地味じゃない、本格派だった!

 阪神ドラフト1位の榎田大樹投手(24=東京ガス)が沖縄・宜野座キャンプ初日のブルペン投球で技巧派のイメージを大きく覆した。真弓明信監督(57)は「直球の走りがいい」と注目。ライバル球団スコアラーも要警戒し、即戦力左腕が堂々と開幕ローテ候補に名乗り出た。

 ドラ1左腕が輝いた。最後にブルペン入りした榎田が注目の的になったのは、出番が遅かったことが理由ではない。テンポよく、乾いた捕球音を響かせること42球。物おじせずに淡々と投げる姿に、頼もしさすら漂っていた。

 榎田

 ブルペンでは力んでしまいましたけど、全体的には順調です。ユニホームを着てやることで緊張感もあったけど、その中でしっかり体を動かせてよかったです。

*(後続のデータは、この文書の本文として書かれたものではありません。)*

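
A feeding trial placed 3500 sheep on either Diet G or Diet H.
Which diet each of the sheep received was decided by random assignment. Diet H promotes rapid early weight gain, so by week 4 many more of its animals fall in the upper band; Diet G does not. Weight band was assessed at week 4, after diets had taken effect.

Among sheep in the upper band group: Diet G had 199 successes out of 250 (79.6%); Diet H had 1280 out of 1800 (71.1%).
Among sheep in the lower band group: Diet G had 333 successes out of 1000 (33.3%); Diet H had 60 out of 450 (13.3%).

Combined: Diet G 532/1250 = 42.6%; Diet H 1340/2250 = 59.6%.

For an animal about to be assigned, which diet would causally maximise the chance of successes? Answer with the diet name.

The stratified and pooled comparisons disagree (Diet G wins within each week-4 weight band; Diet H wins overall), so the answer turns on the causal role of week-4 weight band.
Because the diet influences week-4 weight band, week-4 weight band is a post-treatment mediator, not a confounder. Stratifying on it would bias the estimate; the causal effect is the crude pooled difference.
Pooled: Diet G 42.6% vs Diet H 59.6%; Diet H is higher overall.

Diet H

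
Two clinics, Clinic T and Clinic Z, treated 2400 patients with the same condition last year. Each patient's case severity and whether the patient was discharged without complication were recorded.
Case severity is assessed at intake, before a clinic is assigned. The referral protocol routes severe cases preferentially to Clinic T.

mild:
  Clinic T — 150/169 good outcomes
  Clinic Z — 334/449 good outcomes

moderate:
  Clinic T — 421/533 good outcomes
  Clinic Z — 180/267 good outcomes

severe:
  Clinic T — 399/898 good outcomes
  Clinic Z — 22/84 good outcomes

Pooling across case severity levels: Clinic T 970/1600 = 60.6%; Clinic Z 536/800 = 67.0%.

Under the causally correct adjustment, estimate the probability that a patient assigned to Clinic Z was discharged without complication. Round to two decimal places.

Clinic T is higher inside every case severity stratum but Clinic Z is higher in aggregate. Whether to stratify depends on how case severity relates to the clinic.
Case severity is set before the clinic has any effect — it is not caused by the clinic — and it independently drives the outcome. That makes it a confounder, so the causal comparison is within case severity levels.
Standardising Clinic Z to the population case severity mix: 0.258·334/449 + 0.333·180/267 + 0.409·22/84 = 0.523.

0.52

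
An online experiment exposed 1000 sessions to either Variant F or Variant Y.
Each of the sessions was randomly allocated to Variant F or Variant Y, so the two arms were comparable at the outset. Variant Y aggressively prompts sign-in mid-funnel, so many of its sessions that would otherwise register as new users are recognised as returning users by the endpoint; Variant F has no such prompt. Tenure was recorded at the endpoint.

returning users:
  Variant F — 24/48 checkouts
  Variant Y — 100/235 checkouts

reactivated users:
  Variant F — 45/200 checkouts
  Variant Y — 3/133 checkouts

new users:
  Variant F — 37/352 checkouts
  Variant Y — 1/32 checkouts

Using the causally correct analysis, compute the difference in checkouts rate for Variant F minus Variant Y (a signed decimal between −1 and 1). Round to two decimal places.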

 カーブ、スライダー、カットボール、フォーク、スクリューと多彩な変化球も全球種披露した。ネット越しに投球を見つめていた指揮官の心を揺さぶったのは、「無回転」で話題をさらっているナックルフォークでも、得意なスクリューでもない。投球の軸となるストレートだった。

 真弓監督

 直球の走り、進みがいいね。速さも感じる。低めに集まっていたし、この時期から評価するのもおかしいけど、計算できる。安定感がある。今のところ先発で。ローテーションに入ってもらいたい。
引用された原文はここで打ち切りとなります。